Over a decade, the high value-added share of Indonesia’s nickel exports has gone from 8% to 100%. Its mine output has risen nine-fold, and it is putting rivals, including nickel miners in Australia, out of business because they cannot begin to match the capital and operating costs of the Indonesian operations.
Enabling Indonesia to transform its place in one of the most important new energy industries could be seen as the most significant achievement yet of China’s Belt and Road program. President Xi Jinping underlined the strategic importance of Indonesia to China by launching the ‘maritime’ component of the Belt and Road program in an address to Indonesia’s parliament in 2013.
While Indonesia is expected to retain its non-aligned status under incoming president, Prawobo Subianto, the help China has given Indonesia to achieve a primary economic objective is likely to cement a bilateral relationship bearing some similarity to that between Japan and Australia.

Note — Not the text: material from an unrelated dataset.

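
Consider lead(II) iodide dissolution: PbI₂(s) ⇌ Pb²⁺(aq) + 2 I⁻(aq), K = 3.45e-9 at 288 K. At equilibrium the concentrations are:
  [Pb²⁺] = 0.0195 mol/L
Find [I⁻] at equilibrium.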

The government of former Indonesian president, Bambang Yudhoyono, resolved in 2009 to raise the country’s returns from its raw materials by restricting exports of unprocessed ores, giving miners a five-year transition period. In the case of nickel, export of the raw ore was banned from 2014, with a grace period provided only if the mining company was investing in processing. By 2020, the ban on nickel ore exports was complete.
While Indonesia had profited from the global resources boom from 2005, its government argued that most of the benefits had been captured by the mining companies and had not contributed to Indonesia’s development.
Before the ban, Indonesia was extracting 71 million tons of nickel ore annually, of which 65 million tons was exported in its raw form. Most of the exports went to China, where it was smelted and used to manufacture stainless steel.
Chinese companies, led by the privately-owned Tsingshan Steel Group, responded to the proposed export ban with the construction of smelters in Indonesia. The Belt and Road program helped with the funding of an industrial park where the smelters were located, near the nickel mines. While raw nickel ore exports dropped to zero, Indonesia’s sales of nickel pig iron (an intermediate product) and stainless steel soared.